However, like all other jurisdictions, British Columbia struggles to truly maintain a focus on improving the overall health of the school environment (policies, practices, social interactions, physical conditions, family problems and strengths, relationship with the community etc) rather than being fixated on a selected set of health or social behaviours or conditions. The list of priority topics on the BC education ministry web page for its healthy schools program is typical of most jurisdictions; healthy eating, physical activity, tobacco/drugs. If one reads the list of "generic" school health planning guides and tools from BC (and most other jurisdictions) one will find that the generic principles and practices are almost entirely focused on or applied to only these health problems or behaviours. We will struggle to find references to to child abuse, sexual health, poverty, indigenous students, LGBT students, violence, crime and many other issues confronting youth and families today in those planning documents. The BC Healthy Schools web site does maintain a list of educational and other resources addressing a broader list of issues. And it does list its 150+ school success stories according to this broader list of topics. But, again, if we examine these stories, we find almost no examples of schools trying to build their overall capacity to implement and maintain school health promotion programs (3/159) but we do find an overwhelming number of stories on healthy eating and physical activity. We also find very few stories from schools addressing topics like substance abuse, child abuse and other more difficult social issues.

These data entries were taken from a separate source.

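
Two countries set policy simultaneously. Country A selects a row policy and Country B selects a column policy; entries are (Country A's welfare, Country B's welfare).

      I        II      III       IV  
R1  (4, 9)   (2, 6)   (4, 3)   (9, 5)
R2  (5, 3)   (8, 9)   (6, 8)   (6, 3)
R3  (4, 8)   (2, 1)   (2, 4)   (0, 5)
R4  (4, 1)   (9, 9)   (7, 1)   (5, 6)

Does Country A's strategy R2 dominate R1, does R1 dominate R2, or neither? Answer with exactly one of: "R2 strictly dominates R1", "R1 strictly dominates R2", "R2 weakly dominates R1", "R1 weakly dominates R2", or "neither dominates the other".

neither dominates the other

R2's payoffs vs R1's, by Country B's action — I: 5>4, II: 8>2, III: 6>4, IV: 6<9.
R2 does better at I, II, III but worse at IV; neither strategy dominates the other.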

If we turn our attention to the current dominant thinking in the health sector these days, we will find out why so many of the "healthy schools" programs have actually become "school prevention" programs rather than "school health promotion" programs. As funding has been leeched from the health sector overall, we find that health authorities have retreated back to their protection and prevention functions and away from their health promotion function. The work done by health professionals in schools simply reflects this larger trend. Indeed, if one were to examine health ministries around the world and even the WHO, we would find that they are structured, staffed and funded more favourably around "non-communicable diseases" than around "health promotion".
The danger in this trend to reduce the focus and fixate on a selected number of health issues means that the healthy schools programs become vulnerable when a new issue such as cyber-bullying emerges to capture the attention of the public, parents and decision-makers. Resources are quickly devoted to this new problem and if the healthy schools movement is not ready to address it, they will be by=passed. Or, if other multi-intervention approaches/programs such as safe schools or community schools are available and compete with each other for such new resources, then we will soon see new infrastructure, new documents, new research, new leaders emerge, often repeating or over-lapping with work that has already been done. We will also see educators and school systems having to yet again adjust to a new set of requests and demands from a new set of stakeholders, often without aligning with existing initiatives. This is what happened in BC and several other Canadian and western countries. New laws, new coordinators, new professional development activities and much more, all focused on bullying, cyber-bullying and to a lesser extent on LGBT students have been brought into BC (and other jurisdictions) in separate strategies
If the healthy schools movement and its related government, agency and school level programs do not move towards a school health promotion rather than prevention approach, it may very well find itself bypassed by new initiatives focused on the topt topic of the day rather than a long term developmental, systems-based approach. This is not to say that the HS movement should try to compete with such specific emerging concerns. Indeed, that is the way the health system has always been funded, by disease, rather than health. But the proponents of healthy schools need to always include all of the many aspects of health, wellness, development and its connection to learning in its mandate, maintaining links with the advocates, experts and practitioners focused on these 25+ issues and concerns and being ready to work with them as attention is turned to their issue.
This is also not to say that the healthy schools movement should try to be the primary or over-arching paradigm for addressing many of these issues. Instead, the healthy schools movement, linked most effectively to the health sector, and programs should be ready and willing to work with the many other multi-intervention approaches that work with other systems and sectors. These include the safe schools movement working with law enforcement, community schools working with social services and community development sectors, social/emotional learning and PBS models grounded in the school systems, the relief aid/emergencies in education movement working in countries facing disasters/conflict, school health & nutrition programs working in low income countries and many others.
But if the healthy schools movement focuses too much on prevention and too little on promotion, it will not be able to either meet its mandate in addressing all aspects of health nor will it be able work effectively to work with other movements/sectoes in addressing the needs of the whole child.